Мне не надо было так откровенничать с Рини. Она была моей соседкой, и наши дети играли вместе, но мы не были близкими людьми и никогда ими не станем. Я уже жалела о том, что рассказала ей о себе, ведь я была совершенно уверена, что она будет обсуждать мои проблемы с подругами. Рини такая. Тот тип людей, которые без зазрения совести, в ритме легкого вальса вламываются в чужую жизнь и требуют откровенных признаний. Так и она влезла в мою жизнь, и теперь будет трудно соблюдать дистанцию. Отцепиться от таких людей, как Рини, можно, только крупно с ними поссорившись.

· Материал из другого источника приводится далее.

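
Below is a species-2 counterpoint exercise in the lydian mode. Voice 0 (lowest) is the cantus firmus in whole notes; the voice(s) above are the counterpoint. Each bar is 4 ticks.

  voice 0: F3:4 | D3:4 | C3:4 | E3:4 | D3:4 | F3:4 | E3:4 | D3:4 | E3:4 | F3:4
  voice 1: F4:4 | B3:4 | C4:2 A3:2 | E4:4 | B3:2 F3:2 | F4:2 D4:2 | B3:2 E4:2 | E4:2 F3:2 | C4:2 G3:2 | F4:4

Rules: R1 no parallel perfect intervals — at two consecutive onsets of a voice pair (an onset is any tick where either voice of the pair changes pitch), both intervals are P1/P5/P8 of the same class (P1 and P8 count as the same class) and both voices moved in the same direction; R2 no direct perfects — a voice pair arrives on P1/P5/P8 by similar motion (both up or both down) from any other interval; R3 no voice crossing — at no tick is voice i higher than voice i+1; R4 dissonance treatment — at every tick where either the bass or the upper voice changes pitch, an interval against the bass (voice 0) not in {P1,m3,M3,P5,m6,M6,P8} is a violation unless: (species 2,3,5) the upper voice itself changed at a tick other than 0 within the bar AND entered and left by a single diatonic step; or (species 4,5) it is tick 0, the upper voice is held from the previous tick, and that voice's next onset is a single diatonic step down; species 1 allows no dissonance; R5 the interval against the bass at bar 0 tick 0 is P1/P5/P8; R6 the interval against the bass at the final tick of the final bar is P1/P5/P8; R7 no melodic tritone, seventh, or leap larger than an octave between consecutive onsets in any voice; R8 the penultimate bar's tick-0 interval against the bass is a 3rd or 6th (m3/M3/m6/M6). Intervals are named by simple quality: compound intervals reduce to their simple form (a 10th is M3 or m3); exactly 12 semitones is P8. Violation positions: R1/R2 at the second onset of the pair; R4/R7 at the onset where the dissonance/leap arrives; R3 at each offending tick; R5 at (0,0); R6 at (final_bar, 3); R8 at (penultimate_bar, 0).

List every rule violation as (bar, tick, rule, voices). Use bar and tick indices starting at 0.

bar 0: v0=F3 v1=F4 downbeat P8
bar 1: v0=D3 v1=B3 downbeat M6
bar 2: v0=C3 v1=C4 downbeat P8
bar 3: v0=E3 v1=E4 downbeat P8
bar 4: v0=D3 v1=B3 downbeat M6
bar 5: v0=F3 v1=F4 downbeat P8
bar 6: v0=E3 v1=B3 downbeat P5
bar 7: v0=D3 v1=E4 downbeat M2
bar 8: v0=E3 v1=C4 downbeat m6
bar 9: v0=F3 v1=F4 downbeat P8
  -> R7 @ bar 1 tick 0 v(1,): F4->B3 leap 6st
  -> R2 @ bar 3 tick 0 v(0, 1): C3/A3 M6 -> E3/E4 P8 similar
  -> R7 @ bar 4 tick 2 v(1,): B3->F3 leap 6st
  -> R2 @ bar 5 tick 0 v(0, 1): D3/F3 m3 -> F3/F4 P8 similar
  -> R2 @ bar 6 tick 0 v(0, 1): F3/D4 M6 -> E3/B3 P5 similar
  -> R4 @ bar 7 tick 0 v(0, 1): D3/E4 M2 untreated
  -> R7 @ bar 7 tick 2 v(1,): E4->F3 leap 11st
  -> R2 @ bar 9 tick 0 v(0, 1): E3/G3 m3 -> F3/F4 P8 similar
  -> R7 @ bar 9 tick 0 v(1,): G3->F4 leap 10st

(1, 0, R7, (1,))
(3, 0, R2, (0, 1))
(4, 2, R7, (1,))
(5, 0, R2, (0, 1))
(6, 0, R2, (0, 1))
(7, 0, R4, (0, 1))
(7, 2, R7, (1,))
(9, 0, R2, (0, 1))
(9, 0, R7, (1,))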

Что мне теперь делать? В глубине души я знала что. Уехать. Здесь я не была в безопасности. Я не могла себе позволить игнорировать угрозу и продолжать жить своей жизнью. У Мейрел и Вольфа не было никого, кроме меня. Я должна скрыться вместе с ними, если надо - на всю жизнь. У меня было единственное место, где мы могли спрятаться, хотя бы на время. Правда, сама мысль вернуться, как побитая собака, в дом, о котором у меня сохранились самые тягостные воспоминания, к сестре, которая до сих пор считала меня глупым маленьким ребенком, вызывала у меня отвращение. Но по-другому было нельзя. Какими бы сложными ни были наши отношения, все-таки она единственный человек, которому я могла по-настоящему доверять.
Глава 13
Когда я родилась, Анс уже зарабатывала свои первые карманные деньги в пансионе. Она очень рано поняла, что есть только один способ привлечь внимание родителей - помогать им. Вставать в пять утра, чтобы готовить завтрак, накрывать на столы вечером перед сном, после школы складывать полотенца и снимать с грядки овощи. С Пасхи и до конца сентября шла работа без остановки. Заклеивать велосипедные шины, подметать тротуар, натирать душевые кабины, сворачивать салфетки, чистить столовые приборы, печь булочки, менять постельное белье, чистить картошку ведрами, спать в сарае, потому что на лето наши комнаты сдавались. Люди из города проводили здесь свой отпуск. Длинноволосые мужчины и женщины в летящих открытых платьях. Они загорали и смеялись со своими детьми, которым разрешали играть в теплом песке до тех пор, пока солнце не утонет в море, а потом еще и покупали мороженое.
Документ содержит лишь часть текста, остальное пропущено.